No longer can hopefuls snag reservations at 23-year-old Dave’s Grill—some say the best food in Long Island—by queueing outside the restaurant in mid-afternoon. Now anyone has a crack at a table by phoning at 4:15 for that day’s dinner. Dave’s pappardalle lobster brodetto is worth fighting busy signals for, as are red and white cioppinos. (The current Bon Appétit features his recipe for red—though tweaked by the BA staff.) Open daily except Weds. at 5:30 through Sept., Thurs.–Sun. until late-Oct., 468 West Lake Drive, 631.668.9190

Salivar’s, a Montauk institution, catches the flavor of the harbor, drawing chefs and musicians to the bar when the eatery opens at 11 p.m. after skipping the dinner hour. A mixed bag of customers are drawn in through the night for breakfast and lunch until its midday closing at 3p.m. 470 West Lake Drive, 631.668.2555

Sushi, lobster dishes, thick hand-cut fries and any and every fish make the wait for a table at West Lake Clam and Chowder House worth it. 5:30 a.m.–10 p.m. until Oct. Thurs.–Sun. through Nov.; 382 West Lake Drive, 631.668.6252

So is the wait for lobster rolls, New England clam chowder, lobsters and clams at Duryea’s Lobster Deck. Open daily—noon until sunset, weather permitting. Takeouts all winter. 65 Tuthill Road, 631.668.2410.

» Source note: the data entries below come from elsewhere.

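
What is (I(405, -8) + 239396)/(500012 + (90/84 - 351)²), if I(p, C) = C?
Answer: 46920048/122002553 ≈ 0.38458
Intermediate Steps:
(I(405, -8) + 239396)/(500012 + (90/84 - 351)²) = (-8 + 239396)/(500012 + (90/84 - 351)²) = 239388/(500012 + (90*(1/84) - 351)²) = 239388/(500012 + (15/14 - 351)²) = 239388/(500012 + (-4899/14)²) = 239388/(500012 + 24000201/196) = 239388/(122002553/196) = 239388*(196/122002553) = 46920048/122002553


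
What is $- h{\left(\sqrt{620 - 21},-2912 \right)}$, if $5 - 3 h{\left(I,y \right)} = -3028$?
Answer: $-1011$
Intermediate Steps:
$h{\left(I,y \right)} = 1011$ ($h{\left(I,y \right)} = \frac{5}{3} - - \frac{3028}{3} = \frac{5}{3} + \frac{3028}{3} = 1011$)
$- h{\left(\sqrt{620 - 21},-2912 \right)} = \left(-1\right) 1011 = -1011$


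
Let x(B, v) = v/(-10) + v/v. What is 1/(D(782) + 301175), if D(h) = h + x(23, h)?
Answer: 5/1509399 ≈ 3.3126e-6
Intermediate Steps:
x(B, v) = 1 - v/10 (x(B, v) = v*(-⅒) + 1 = -v/10 + 1 = 1 - v/10)
D(h) = 1 + 9*h/10 (D(h) = h + (1 - h/10) = 1 + 9*h/10)
1/(D(782) + 301175) = 1/((1 + (9/10)*782) + 301175) = 1/((1 + 3519/5) + 301175) = 1/(3524/5 + 301175) = 1/(1509399/5) = 5/1509399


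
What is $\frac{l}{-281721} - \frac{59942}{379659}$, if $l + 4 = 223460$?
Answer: $- \frac{11302666854}{11884212571} \approx -0.95107$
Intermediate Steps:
$l = 223456$ ($l = -4 + 223460 = 223456$)
$\frac{l}{-281721} - \frac{59942}{379659} = \frac{223456}{-281721} - \frac{59942}{379659} = 223456 \left(- \frac{1}{281721}\right) - \frac{59942}{379659} = - \frac{223456}{281721} - \frac{59942}{379659} = - \frac{11302666854}{11884212571}$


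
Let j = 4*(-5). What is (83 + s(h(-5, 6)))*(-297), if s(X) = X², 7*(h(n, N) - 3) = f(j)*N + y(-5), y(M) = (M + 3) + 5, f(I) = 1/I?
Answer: -137472093/4900 ≈ -28056.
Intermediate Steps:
j = -20
y(M) = 8 + M (y(M) = (3 + M) + 5 = 8 + M)
h(n, N) = 24/7 - N/140 (h(n, N) = 3 + (N/(-20) + (8 - 5))/7 = 3 + (-N/20 + 3)/7 = 3 + (3 - N/20)/7 = 3 + (3/7 - N/140) = 24/7 - N/140)
(83 + s(h(-5, 6)))*(-297) = (83 + (24/7 - 1/140*6)²)*(-297) = (83 + (24/7 - 3/70)²)*(-297) = (83 + (237/70)²)*(-297) = (83 + 56169/4900)*(-297) = (462869/4900)*(-297) = -137472093/4900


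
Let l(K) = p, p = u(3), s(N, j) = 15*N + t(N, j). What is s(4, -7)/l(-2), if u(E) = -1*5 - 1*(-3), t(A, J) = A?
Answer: -32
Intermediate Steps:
u(E) = -2 (u(E) = -5 + 3 = -2)
s(N, j) = 16*N (s(N, j) = 15*N + N = 16*N)
p = -2
l(K) = -2
s(4, -7)/l(-2) = (16*4)/(-2) = 64*(-1/2) = -32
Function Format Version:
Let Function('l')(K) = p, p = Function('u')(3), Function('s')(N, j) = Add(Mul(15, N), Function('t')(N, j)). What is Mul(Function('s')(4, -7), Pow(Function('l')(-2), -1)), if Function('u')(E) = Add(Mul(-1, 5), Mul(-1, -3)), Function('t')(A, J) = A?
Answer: -32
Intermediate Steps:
Function('u')(E) = -2 (Function('u')(E) = Add(-5, 3) = -2)
Function('s')(N, j) = Mul(16, N) (Function('s')(N, j) = Add(Mul(15, N), N) = Mul(16, N))
p = -2
Function('l')(K) = -2
Mul(Function('s')(4, -7), Pow(Function('l')(-2), -1)) = Mul(Mul(16, 4), Pow(-2, -1)) = Mul(64, Rational(-1, 2)) = -32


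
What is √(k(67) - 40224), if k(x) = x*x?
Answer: I*√35735 ≈ 189.04*I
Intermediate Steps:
k(x) = x²
√(k(67) - 40224) = √(67² - 40224) = √(4489 - 40224) = √(-35735) = I*√35735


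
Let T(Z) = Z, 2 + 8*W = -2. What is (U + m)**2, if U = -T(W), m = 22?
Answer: 2025/4 ≈ 506.25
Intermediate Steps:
W = -1/2 (W = -1/4 + (1/8)*(-2) = -1/4 - 1/4 = -1/2 ≈ -0.50000)
U = 1/2 (U = -1*(-1/2) = 1/2 ≈ 0.50000)
(U + m)**2 = (1/2 + 22)**2 = (45/2)**2 = 2025/4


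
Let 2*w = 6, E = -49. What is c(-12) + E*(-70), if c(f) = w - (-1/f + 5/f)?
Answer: 10300/3 ≈ 3433.3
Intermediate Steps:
w = 3 (w = (1/2)*6 = 3)
c(f) = 3 - 4/f (c(f) = 3 - (-1/f + 5/f) = 3 - 4/f)
c(-12) + E*(-70) = (3 - 4/(-12)) - 49*(-70) = (3 - 4*(-1/12)) + 3430 = (3 + 1/3) + 3430 = 10/3 + 3430 = 10300/3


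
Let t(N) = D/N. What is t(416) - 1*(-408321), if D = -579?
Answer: 169860957/416 ≈ 4.0832e+5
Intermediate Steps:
t(N) = -579/N
t(416) - 1*(-408321) = -579/416 - 1*(-408321) = -579*1/416 + 408321 = -579/416 + 408321 = 169860957/416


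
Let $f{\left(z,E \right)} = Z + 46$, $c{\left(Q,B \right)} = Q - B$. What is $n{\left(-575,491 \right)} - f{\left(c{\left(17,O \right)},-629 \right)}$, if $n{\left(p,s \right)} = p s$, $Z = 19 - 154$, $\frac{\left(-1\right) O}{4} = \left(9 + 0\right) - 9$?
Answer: $-282236$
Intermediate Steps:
$O = 0$ ($O = - 4 \left(\left(9 + 0\right) - 9\right) = - 4 \left(9 - 9\right) = \left(-4\right) 0 = 0$)
$Z = -135$ ($Z = 19 - 154 = -135$)
$f{\left(z,E \right)} = -89$ ($f{\left(z,E \right)} = -135 + 46 = -89$)
$n{\left(-575,491 \right)} - f{\left(c{\left(17,O \right)},-629 \right)} = \left(-575\right) 491 - -89 = -282325 + 89 = -282236$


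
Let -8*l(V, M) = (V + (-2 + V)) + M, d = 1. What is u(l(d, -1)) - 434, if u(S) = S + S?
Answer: -1735/4 ≈ -433.75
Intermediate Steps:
l(V, M) = ¼ - V/4 - M/8 (l(V, M) = -((V + (-2 + V)) + M)/8 = -((-2 + 2*V) + M)/8 = -(-2 + M + 2*V)/8 = ¼ - V/4 - M/8)
u(S) = 2*S
u(l(d, -1)) - 434 = 2*(¼ - ¼*1 - ⅛*(-1)) - 434 = 2*(¼ - ¼ + ⅛) - 434 = 2*(⅛) - 434 = ¼ - 434 = -1735/4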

Tucked down by the docks, insiders fill the Dock for full meals or snacks of burgers, nachos or fishwiches. 1 Town
Road, Montauk Harbor, 631.668.9778

South Edison, a street that dead-ends at the beach, is becoming a micro-scene with the eatery of the same name, the popular Joni’s directly across the street and a few steps south at the corner of South Edison and South Elmwood—Coffee Tauk, cool and wooded with an extensive offering of teas and coffees and top-of-the-line munchies, including gelatos from Il Laboratorio del Gelato, croissants and doughnuts from Eli’s. 631.668.7007

If it’s during the day, you might stroll over to the IGA parking lot where the Hampton Coffee Company’s Mercedes Sprinter van delivers caffeine on demand next to Kirk Beach from 7 a.m.–2 p.m. every day all summer long. And the Montauk Farmers Market happens every Thursday morning on the Village Green through September.

Never assume anything in Montauk. Always phone ahead to confirm hours, particularly after Labor Day.